Veterinary dental specialists are trained to recognize and treat dental problems that are uncommon or difficult to diagnose. Since they work specifically with dentistry, specialists also have advanced specialized equipment, such as dental X-ray machines and high-speed dental units. Manfra says that the most common dental referrals at the University of Illinois Veterinary Teaching Hospital involve gum disease, jaw fractures, broken teeth, malocclusions, and oral tumors.
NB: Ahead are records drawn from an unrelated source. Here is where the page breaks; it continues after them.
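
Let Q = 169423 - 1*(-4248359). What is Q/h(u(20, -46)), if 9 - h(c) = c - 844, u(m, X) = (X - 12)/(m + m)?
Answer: 88355640/17089 ≈ 5170.3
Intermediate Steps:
u(m, X) = (-12 + X)/(2*m) (u(m, X) = (-12 + X)/((2*m)) = (-12 + X)*(1/(2*m)) = (-12 + X)/(2*m))
Q = 4417782 (Q = 169423 + 4248359 = 4417782)
h(c) = 853 - c (h(c) = 9 - (c - 844) = 9 - (-844 + c) = 9 + (844 - c) = 853 - c)
Q/h(u(20, -46)) = 4417782/(853 - (-12 - 46)/(2*20)) = 4417782/(853 - (-58)/(2*20)) = 4417782/(853 - 1*(-29/20)) = 4417782/(853 + 29/20) = 4417782/(17089/20) = 4417782*(20/17089) = 88355640/17089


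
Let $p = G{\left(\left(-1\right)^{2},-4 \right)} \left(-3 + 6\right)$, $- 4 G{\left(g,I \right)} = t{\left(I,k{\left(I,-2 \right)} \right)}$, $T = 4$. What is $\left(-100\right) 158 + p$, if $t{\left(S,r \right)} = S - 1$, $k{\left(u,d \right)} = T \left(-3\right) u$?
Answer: $- \frac{63185}{4} \approx -15796.0$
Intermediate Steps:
$k{\left(u,d \right)} = - 12 u$ ($k{\left(u,d \right)} = 4 \left(-3\right) u = - 12 u$)
$t{\left(S,r \right)} = -1 + S$
$G{\left(g,I \right)} = \frac{1}{4} - \frac{I}{4}$ ($G{\left(g,I \right)} = - \frac{-1 + I}{4} = \frac{1}{4} - \frac{I}{4}$)
$p = \frac{15}{4}$ ($p = \left(\frac{1}{4} - -1\right) \left(-3 + 6\right) = \left(\frac{1}{4} + 1\right) 3 = \frac{5}{4} \cdot 3 = \frac{15}{4} \approx 3.75$)
$\left(-100\right) 158 + p = \left(-100\right) 158 + \frac{15}{4} = -15800 + \frac{15}{4} = - \frac{63185}{4}$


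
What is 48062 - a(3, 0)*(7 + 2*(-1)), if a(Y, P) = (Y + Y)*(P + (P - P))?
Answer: 48062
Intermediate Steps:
a(Y, P) = 2*P*Y (a(Y, P) = (2*Y)*(P + 0) = (2*Y)*P = 2*P*Y)
48062 - a(3, 0)*(7 + 2*(-1)) = 48062 - 2*0*3*(7 + 2*(-1)) = 48062 - 0*(7 - 2) = 48062 - 0*5 = 48062 - 1*0 = 48062 + 0 = 48062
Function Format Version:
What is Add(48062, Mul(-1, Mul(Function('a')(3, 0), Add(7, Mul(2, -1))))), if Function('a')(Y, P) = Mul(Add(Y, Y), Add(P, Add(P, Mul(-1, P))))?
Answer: 48062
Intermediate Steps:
Function('a')(Y, P) = Mul(2, P, Y) (Function('a')(Y, P) = Mul(Mul(2, Y), Add(P, 0)) = Mul(Mul(2, Y), P) = Mul(2, P, Y))
Add(48062, Mul(-1, Mul(Function('a')(3, 0), Add(7, Mul(2, -1))))) = Add(48062, Mul(-1, Mul(Mul(2, 0, 3), Add(7, Mul(2, -1))))) = Add(48062, Mul(-1, Mul(0, Add(7, -2)))) = Add(48062, Mul(-1, Mul(0, 5))) = Add(48062, Mul(-1, 0)) = Add(48062, 0) = 48062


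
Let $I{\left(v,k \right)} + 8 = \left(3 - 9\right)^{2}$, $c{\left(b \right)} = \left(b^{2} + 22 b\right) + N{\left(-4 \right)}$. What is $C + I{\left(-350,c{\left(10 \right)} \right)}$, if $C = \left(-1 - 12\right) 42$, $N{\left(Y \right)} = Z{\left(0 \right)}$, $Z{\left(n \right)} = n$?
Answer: $-518$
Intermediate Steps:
$N{\left(Y \right)} = 0$
$C = -546$ ($C = \left(-13\right) 42 = -546$)
$c{\left(b \right)} = b^{2} + 22 b$ ($c{\left(b \right)} = \left(b^{2} + 22 b\right) + 0 = b^{2} + 22 b$)
$I{\left(v,k \right)} = 28$ ($I{\left(v,k \right)} = -8 + \left(3 - 9\right)^{2} = -8 + \left(-6\right)^{2} = -8 + 36 = 28$)
$C + I{\left(-350,c{\left(10 \right)} \right)} = -546 + 28 = -518$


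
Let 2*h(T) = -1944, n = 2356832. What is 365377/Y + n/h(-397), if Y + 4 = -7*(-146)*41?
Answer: -8199283391/3393738 ≈ -2416.0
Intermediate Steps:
h(T) = -972 (h(T) = (½)*(-1944) = -972)
Y = 41898 (Y = -4 - 7*(-146)*41 = -4 + 1022*41 = -4 + 41902 = 41898)
365377/Y + n/h(-397) = 365377/41898 + 2356832/(-972) = 365377*(1/41898) + 2356832*(-1/972) = 365377/41898 - 589208/243 = -8199283391/3393738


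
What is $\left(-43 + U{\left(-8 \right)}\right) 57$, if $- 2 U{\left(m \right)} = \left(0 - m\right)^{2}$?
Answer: $-4275$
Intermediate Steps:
$U{\left(m \right)} = - \frac{m^{2}}{2}$ ($U{\left(m \right)} = - \frac{\left(0 - m\right)^{2}}{2} = - \frac{\left(- m\right)^{2}}{2} = - \frac{m^{2}}{2}$)
$\left(-43 + U{\left(-8 \right)}\right) 57 = \left(-43 - \frac{\left(-8\right)^{2}}{2}\right) 57 = \left(-43 - 32\right) 57 = \left(-75\right) 57 = -4275$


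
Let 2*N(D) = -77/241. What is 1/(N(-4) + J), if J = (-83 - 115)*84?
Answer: -482/8016701 ≈ -6.0124e-5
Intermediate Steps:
N(D) = -77/482 (N(D) = (-77/241)/2 = (-77*1/241)/2 = (½)*(-77/241) = -77/482)
J = -16632 (J = -198*84 = -16632)
1/(N(-4) + J) = 1/(-77/482 - 16632) = 1/(-8016701/482) = -482/8016701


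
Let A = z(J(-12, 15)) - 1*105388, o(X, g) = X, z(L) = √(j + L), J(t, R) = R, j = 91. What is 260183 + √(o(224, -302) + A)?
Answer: 260183 + √(-105164 + √106) ≈ 2.6018e+5 + 324.27*I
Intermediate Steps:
z(L) = √(91 + L)
A = -105388 + √106 (A = √(91 + 15) - 1*105388 = √106 - 105388 = -105388 + √106 ≈ -1.0538e+5)
260183 + √(o(224, -302) + A) = 260183 + √(224 + (-105388 + √106)) = 260183 + √(-105164 + √106)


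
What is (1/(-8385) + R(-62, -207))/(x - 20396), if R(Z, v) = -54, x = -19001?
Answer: 452791/330343845 ≈ 0.0013707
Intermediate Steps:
(1/(-8385) + R(-62, -207))/(x - 20396) = (1/(-8385) - 54)/(-19001 - 20396) = (-1/8385 - 54)/(-39397) = -452791/8385*(-1/39397) = 452791/330343845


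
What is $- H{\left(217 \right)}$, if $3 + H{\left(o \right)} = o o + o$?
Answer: $-47303$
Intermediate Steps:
$H{\left(o \right)} = -3 + o + o^{2}$ ($H{\left(o \right)} = -3 + \left(o o + o\right) = -3 + \left(o^{2} + o\right) = -3 + \left(o + o^{2}\right) = -3 + o + o^{2}$)
$- H{\left(217 \right)} = - (-3 + 217 + 217^{2}) = - (-3 + 217 + 47089) = \left(-1\right) 47303 = -47303$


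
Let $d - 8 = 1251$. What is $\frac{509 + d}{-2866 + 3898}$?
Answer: $\frac{221}{129} \approx 1.7132$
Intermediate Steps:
$d = 1259$ ($d = 8 + 1251 = 1259$)
$\frac{509 + d}{-2866 + 3898} = \frac{509 + 1259}{-2866 + 3898} = \frac{1768}{1032} = 1768 \cdot \frac{1}{1032} = \frac{221}{129}$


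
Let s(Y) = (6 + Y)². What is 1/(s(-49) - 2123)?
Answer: -1/274 ≈ -0.0036496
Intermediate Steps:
1/(s(-49) - 2123) = 1/((6 - 49)² - 2123) = 1/((-43)² - 2123) = 1/(1849 - 2123) = 1/(-274) = -1/274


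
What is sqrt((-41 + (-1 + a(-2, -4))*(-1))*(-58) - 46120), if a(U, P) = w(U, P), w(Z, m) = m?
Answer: 32*I*sqrt(43) ≈ 209.84*I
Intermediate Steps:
a(U, P) = P
sqrt((-41 + (-1 + a(-2, -4))*(-1))*(-58) - 46120) = sqrt((-41 + (-1 - 4)*(-1))*(-58) - 46120) = sqrt((-41 - 5*(-1))*(-58) - 46120) = sqrt((-41 + 5)*(-58) - 46120) = sqrt(-36*(-58) - 46120) = sqrt(2088 - 46120) = sqrt(-44032) = 32*I*sqrt(43)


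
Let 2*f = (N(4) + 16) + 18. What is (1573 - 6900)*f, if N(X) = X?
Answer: -101213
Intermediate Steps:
f = 19 (f = ((4 + 16) + 18)/2 = (20 + 18)/2 = (½)*38 = 19)
(1573 - 6900)*f = (1573 - 6900)*19 = -5327*19 = -101213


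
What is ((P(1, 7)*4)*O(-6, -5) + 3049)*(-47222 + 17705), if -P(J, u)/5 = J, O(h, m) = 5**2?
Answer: -75238833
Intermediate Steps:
O(h, m) = 25
P(J, u) = -5*J
((P(1, 7)*4)*O(-6, -5) + 3049)*(-47222 + 17705) = ((-5*1*4)*25 + 3049)*(-47222 + 17705) = (-5*4*25 + 3049)*(-29517) = (-20*25 + 3049)*(-29517) = (-500 + 3049)*(-29517) = 2549*(-29517) = -75238833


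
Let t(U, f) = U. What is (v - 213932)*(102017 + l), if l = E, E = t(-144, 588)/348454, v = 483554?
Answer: 4792292646722514/174227 ≈ 2.7506e+10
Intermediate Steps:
E = -72/174227 (E = -144/348454 = -144*1/348454 = -72/174227 ≈ -0.00041325)
l = -72/174227 ≈ -0.00041325
(v - 213932)*(102017 + l) = (483554 - 213932)*(102017 - 72/174227) = 269622*(17774115787/174227) = 4792292646722514/174227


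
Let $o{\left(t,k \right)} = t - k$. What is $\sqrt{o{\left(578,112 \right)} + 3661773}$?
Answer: $\sqrt{3662239} \approx 1913.7$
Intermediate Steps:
$\sqrt{o{\left(578,112 \right)} + 3661773} = \sqrt{\left(578 - 112\right) + 3661773} = \sqrt{466 + 3661773} = \sqrt{3662239}$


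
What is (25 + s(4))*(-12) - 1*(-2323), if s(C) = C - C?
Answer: 2023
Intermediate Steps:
s(C) = 0
(25 + s(4))*(-12) - 1*(-2323) = (25 + 0)*(-12) - 1*(-2323) = 25*(-12) + 2323 = -300 + 2323 = 2023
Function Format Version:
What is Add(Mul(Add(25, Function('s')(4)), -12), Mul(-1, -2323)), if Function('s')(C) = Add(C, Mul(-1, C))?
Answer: 2023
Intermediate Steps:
Function('s')(C) = 0
Add(Mul(Add(25, Function('s')(4)), -12), Mul(-1, -2323)) = Add(Mul(Add(25, 0), -12), Mul(-1, -2323)) = Add(Mul(25, -12), 2323) = Add(-300, 2323) = 2023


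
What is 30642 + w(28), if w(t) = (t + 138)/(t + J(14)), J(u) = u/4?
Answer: 1930778/63 ≈ 30647.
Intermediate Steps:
J(u) = u/4 (J(u) = u*(¼) = u/4)
w(t) = (138 + t)/(7/2 + t) (w(t) = (t + 138)/(t + (¼)*14) = (138 + t)/(t + 7/2) = (138 + t)/(7/2 + t))
30642 + w(28) = 30642 + 2*(138 + 28)/(7 + 2*28) = 30642 + 2*166/(7 + 56) = 30642 + 2*166/63 = 30642 + 2*(1/63)*166 = 30642 + 332/63 = 1930778/63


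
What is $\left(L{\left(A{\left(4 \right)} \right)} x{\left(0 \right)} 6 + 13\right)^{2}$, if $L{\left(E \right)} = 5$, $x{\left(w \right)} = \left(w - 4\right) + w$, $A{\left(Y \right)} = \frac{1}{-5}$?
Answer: $11449$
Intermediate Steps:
$A{\left(Y \right)} = - \frac{1}{5}$
$x{\left(w \right)} = -4 + 2 w$ ($x{\left(w \right)} = \left(-4 + w\right) + w = -4 + 2 w$)
$\left(L{\left(A{\left(4 \right)} \right)} x{\left(0 \right)} 6 + 13\right)^{2} = \left(5 \left(-4 + 2 \cdot 0\right) 6 + 13\right)^{2} = \left(5 \left(-4 + 0\right) 6 + 13\right)^{2} = \left(5 \left(-4\right) 6 + 13\right)^{2} = \left(\left(-20\right) 6 + 13\right)^{2} = \left(-120 + 13\right)^{2} = \left(-107\right)^{2} = 11449$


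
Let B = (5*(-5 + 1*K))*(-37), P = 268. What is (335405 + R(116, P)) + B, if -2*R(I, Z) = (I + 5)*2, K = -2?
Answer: 336579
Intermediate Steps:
R(I, Z) = -5 - I (R(I, Z) = -(I + 5)*2/2 = -(5 + I)*2/2 = -(10 + 2*I)/2 = -5 - I)
B = 1295 (B = (5*(-5 + 1*(-2)))*(-37) = (5*(-5 - 2))*(-37) = (5*(-7))*(-37) = -35*(-37) = 1295)
(335405 + R(116, P)) + B = (335405 + (-5 - 1*116)) + 1295 = (335405 + (-5 - 116)) + 1295 = (335405 - 121) + 1295 = 335284 + 1295 = 336579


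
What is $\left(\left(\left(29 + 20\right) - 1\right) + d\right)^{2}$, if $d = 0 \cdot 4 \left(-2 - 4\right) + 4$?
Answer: $2704$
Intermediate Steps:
$d = 4$ ($d = 0 \cdot 4 \left(-6\right) + 4 = 0 \left(-24\right) + 4 = 0 + 4 = 4$)
$\left(\left(\left(29 + 20\right) - 1\right) + d\right)^{2} = \left(\left(\left(29 + 20\right) - 1\right) + 4\right)^{2} = \left(\left(49 + \left(-10 + 9\right)\right) + 4\right)^{2} = \left(\left(49 - 1\right) + 4\right)^{2} = \left(48 + 4\right)^{2} = 52^{2} = 2704$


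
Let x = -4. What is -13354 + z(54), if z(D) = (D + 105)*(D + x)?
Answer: -5404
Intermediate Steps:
z(D) = (-4 + D)*(105 + D) (z(D) = (D + 105)*(D - 4) = (105 + D)*(-4 + D) = (-4 + D)*(105 + D))
-13354 + z(54) = -13354 + (-420 + 54² + 101*54) = -13354 + (-420 + 2916 + 5454) = -13354 + 7950 = -5404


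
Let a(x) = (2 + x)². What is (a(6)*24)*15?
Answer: 23040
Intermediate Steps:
(a(6)*24)*15 = ((2 + 6)²*24)*15 = (8²*24)*15 = (64*24)*15 = 1536*15 = 23040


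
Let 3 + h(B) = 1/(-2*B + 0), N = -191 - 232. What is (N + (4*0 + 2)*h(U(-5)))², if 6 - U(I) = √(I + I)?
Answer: 5*(441870*√10 + 958043*I)/(2*(6*√10 + 13*I)) ≈ 1.8415e+5 + 59.001*I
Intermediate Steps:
U(I) = 6 - √2*√I (U(I) = 6 - √(I + I) = 6 - √(2*I) = 6 - √2*√I)
N = -423
h(B) = -3 - 1/(2*B) (h(B) = -3 + 1/(-2*B + 0) = -3 + 1/(-2*B) = -3 - 1/(2*B))
(N + (4*0 + 2)*h(U(-5)))² = (-423 + (4*0 + 2)*(-3 - 1/(2*(6 - √2*√(-5)))))² = (-423 + (0 + 2)*(-3 - 1/(2*(6 - √2*I*√5))))² = (-423 + 2*(-3 - 1/(2*(6 - I*√10))))² = (-423 + (-6 - 1/(6 - I*√10)))² = (-429 - 1/(6 - I*√10))²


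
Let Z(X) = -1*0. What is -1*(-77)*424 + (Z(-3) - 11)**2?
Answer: 32769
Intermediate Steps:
Z(X) = 0
-1*(-77)*424 + (Z(-3) - 11)**2 = -1*(-77)*424 + (0 - 11)**2 = 77*424 + (-11)**2 = 32648 + 121 = 32769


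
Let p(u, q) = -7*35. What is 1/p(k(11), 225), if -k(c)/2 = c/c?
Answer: -1/245 ≈ -0.0040816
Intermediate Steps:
k(c) = -2 (k(c) = -2*c/c = -2*1 = -2)
p(u, q) = -245
1/p(k(11), 225) = 1/(-245) = -1/245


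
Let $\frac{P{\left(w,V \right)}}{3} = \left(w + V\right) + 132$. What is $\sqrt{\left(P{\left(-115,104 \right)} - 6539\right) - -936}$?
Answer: $2 i \sqrt{1310} \approx 72.388 i$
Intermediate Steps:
$P{\left(w,V \right)} = 396 + 3 V + 3 w$ ($P{\left(w,V \right)} = 3 \left(\left(w + V\right) + 132\right) = 3 \left(\left(V + w\right) + 132\right) = 3 \left(132 + V + w\right) = 396 + 3 V + 3 w$)
$\sqrt{\left(P{\left(-115,104 \right)} - 6539\right) - -936} = \sqrt{\left(\left(396 + 3 \cdot 104 + 3 \left(-115\right)\right) - 6539\right) - -936} = \sqrt{\left(\left(396 + 312 - 345\right) - 6539\right) + \left(-20323 + 21259\right)} = \sqrt{\left(363 - 6539\right) + 936} = \sqrt{-6176 + 936} = \sqrt{-5240} = 2 i \sqrt{1310}$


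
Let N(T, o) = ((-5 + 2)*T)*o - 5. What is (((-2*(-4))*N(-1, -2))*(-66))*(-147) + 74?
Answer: -853702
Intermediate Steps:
N(T, o) = -5 - 3*T*o (N(T, o) = (-3*T)*o - 5 = -3*T*o - 5 = -5 - 3*T*o)
(((-2*(-4))*N(-1, -2))*(-66))*(-147) + 74 = (((-2*(-4))*(-5 - 3*(-1)*(-2)))*(-66))*(-147) + 74 = ((8*(-5 - 6))*(-66))*(-147) + 74 = ((8*(-11))*(-66))*(-147) + 74 = -88*(-66)*(-147) + 74 = 5808*(-147) + 74 = -853776 + 74 = -853702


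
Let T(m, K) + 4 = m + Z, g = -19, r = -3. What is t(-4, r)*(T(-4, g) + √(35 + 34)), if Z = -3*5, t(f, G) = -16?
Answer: 368 - 16*√69 ≈ 235.09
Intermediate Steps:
Z = -15
T(m, K) = -19 + m (T(m, K) = -4 + (m - 15) = -4 + (-15 + m) = -19 + m)
t(-4, r)*(T(-4, g) + √(35 + 34)) = -16*((-19 - 4) + √(35 + 34)) = -16*(-23 + √69) = 368 - 16*√69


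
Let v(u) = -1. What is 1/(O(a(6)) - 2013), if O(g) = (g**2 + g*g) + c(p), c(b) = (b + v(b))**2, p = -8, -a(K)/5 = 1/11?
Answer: -121/233722 ≈ -0.00051771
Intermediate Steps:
a(K) = -5/11
c(b) = (-1 + b)**2 (c(b) = (b - 1)**2 = (-1 + b)**2)
O(g) = 81 + 2*g**2 (O(g) = (g**2 + g*g) + (-1 - 8)**2 = (g**2 + g**2) + (-9)**2 = 2*g**2 + 81 = 81 + 2*g**2)
1/(O(a(6)) - 2013) = 1/((81 + 2*(-5/11)**2) - 2013) = 1/((81 + 2*(25/121)) - 2013) = 1/((81 + 50/121) - 2013) = 1/(9851/121 - 2013) = 1/(-233722/121) = -121/233722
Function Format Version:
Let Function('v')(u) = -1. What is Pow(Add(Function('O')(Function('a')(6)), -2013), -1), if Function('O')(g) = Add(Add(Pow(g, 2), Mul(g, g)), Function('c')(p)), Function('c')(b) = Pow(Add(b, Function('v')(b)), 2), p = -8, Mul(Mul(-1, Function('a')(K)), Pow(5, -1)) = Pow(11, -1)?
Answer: Rational(-121, 233722) ≈ -0.00051771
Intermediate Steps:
Function('a')(K) = Rational(-5, 11) (Function('a')(K) = Mul(-5, Pow(11, -1)) = Mul(-5, Rational(1, 11)) = Rational(-5, 11))
Function('c')(b) = Pow(Add(-1, b), 2) (Function('c')(b) = Pow(Add(b, -1), 2) = Pow(Add(-1, b), 2))
Function('O')(g) = Add(81, Mul(2, Pow(g, 2))) (Function('O')(g) = Add(Add(Pow(g, 2), Mul(g, g)), Pow(Add(-1, -8), 2)) = Add(Add(Pow(g, 2), Pow(g, 2)), Pow(-9, 2)) = Add(Mul(2, Pow(g, 2)), 81) = Add(81, Mul(2, Pow(g, 2))))
Pow(Add(Function('O')(Function('a')(6)), -2013), -1) = Pow(Add(Add(81, Mul(2, Pow(Rational(-5, 11), 2))), -2013), -1) = Pow(Add(Add(81, Mul(2, Rational(25, 121))), -2013), -1) = Pow(Add(Add(81, Rational(50, 121)), -2013), -1) = Pow(Add(Rational(9851, 121), -2013), -1) = Pow(Rational(-233722, 121), -1) = Rational(-121, 233722)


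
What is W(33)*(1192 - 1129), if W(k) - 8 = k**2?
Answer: 69111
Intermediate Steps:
W(k) = 8 + k**2
W(33)*(1192 - 1129) = (8 + 33**2)*(1192 - 1129) = (8 + 1089)*63 = 1097*63 = 69111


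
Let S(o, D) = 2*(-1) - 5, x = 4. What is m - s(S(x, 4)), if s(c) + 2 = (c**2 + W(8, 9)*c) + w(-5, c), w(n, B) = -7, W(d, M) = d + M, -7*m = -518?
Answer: 153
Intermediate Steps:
m = 74 (m = -1/7*(-518) = 74)
W(d, M) = M + d
S(o, D) = -7 (S(o, D) = -2 - 5 = -7)
s(c) = -9 + c**2 + 17*c (s(c) = -2 + ((c**2 + (9 + 8)*c) - 7) = -2 + ((c**2 + 17*c) - 7) = -2 + (-7 + c**2 + 17*c) = -9 + c**2 + 17*c)
m - s(S(x, 4)) = 74 - (-9 + (-7)**2 + 17*(-7)) = 74 - (-9 + 49 - 119) = 74 - 1*(-79) = 74 + 79 = 153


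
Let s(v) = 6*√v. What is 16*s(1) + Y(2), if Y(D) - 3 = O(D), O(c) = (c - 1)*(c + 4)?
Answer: 105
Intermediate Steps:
O(c) = (-1 + c)*(4 + c)
Y(D) = -1 + D² + 3*D (Y(D) = 3 + (-4 + D² + 3*D) = -1 + D² + 3*D)
16*s(1) + Y(2) = 16*(6*√1) + (-1 + 2² + 3*2) = 16*(6*1) + (-1 + 4 + 6) = 16*6 + 9 = 96 + 9 = 105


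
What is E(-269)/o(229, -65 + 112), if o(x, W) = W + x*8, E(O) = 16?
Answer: 16/1879 ≈ 0.0085152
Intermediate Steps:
o(x, W) = W + 8*x
E(-269)/o(229, -65 + 112) = 16/((-65 + 112) + 8*229) = 16/(47 + 1832) = 16/1879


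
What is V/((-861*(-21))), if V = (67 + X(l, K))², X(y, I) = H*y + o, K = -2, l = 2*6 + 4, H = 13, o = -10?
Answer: 70225/18081 ≈ 3.8839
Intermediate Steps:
l = 16 (l = 12 + 4 = 16)
X(y, I) = -10 + 13*y (X(y, I) = 13*y - 10 = -10 + 13*y)
V = 70225 (V = (67 + (-10 + 13*16))² = (67 + (-10 + 208))² = (67 + 198)² = 265² = 70225)
V/((-861*(-21))) = 70225/((-861*(-21))) = 70225/18081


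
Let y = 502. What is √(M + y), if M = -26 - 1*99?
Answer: √377 ≈ 19.416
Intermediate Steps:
M = -125 (M = -26 - 99 = -125)
√(M + y) = √(-125 + 502) = √377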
When gums are badly infected, deep cleaning below the gum line is required, and dental specialists have experience opening and cleaning the deep pockets of the gums. For complicated tooth extractions, your veterinarian may refer you to a dental specialist, since specialized equipment may help in the removal of large, multi-rooted teeth. Dental specialists may also be called upon to repair jaw fractures, a common result of car accidents and other traumatic injuries.
Teeth that grow improperly can affect an animal’s health and ability to eat, so veterinary dentists may also perform orthodontic work. Just like dentists who work with human teeth, veterinary dentists perform root canals and crowns, especially for animals that need their teeth to perform, such as police dogs and hunting retrievers.
Veterinary dentists have the equipment and training to diagnose unusual lesions in the mouth that may result from systemic health problems or oral cancer. They work with specialists, including oncologists, internists, and anesthesiologists, who can help with diagnosis and treatment since dental disease can be directly linked to other diseases, such as lung, heart, and kidney disease, and since patients who are geriatric, diabetic, or immunocompromised need special monitoring during dental treatment.
Veterinary dentistry is definitely a growing field, says Manfra, pointing to the direct connection between dental health and overall pet health.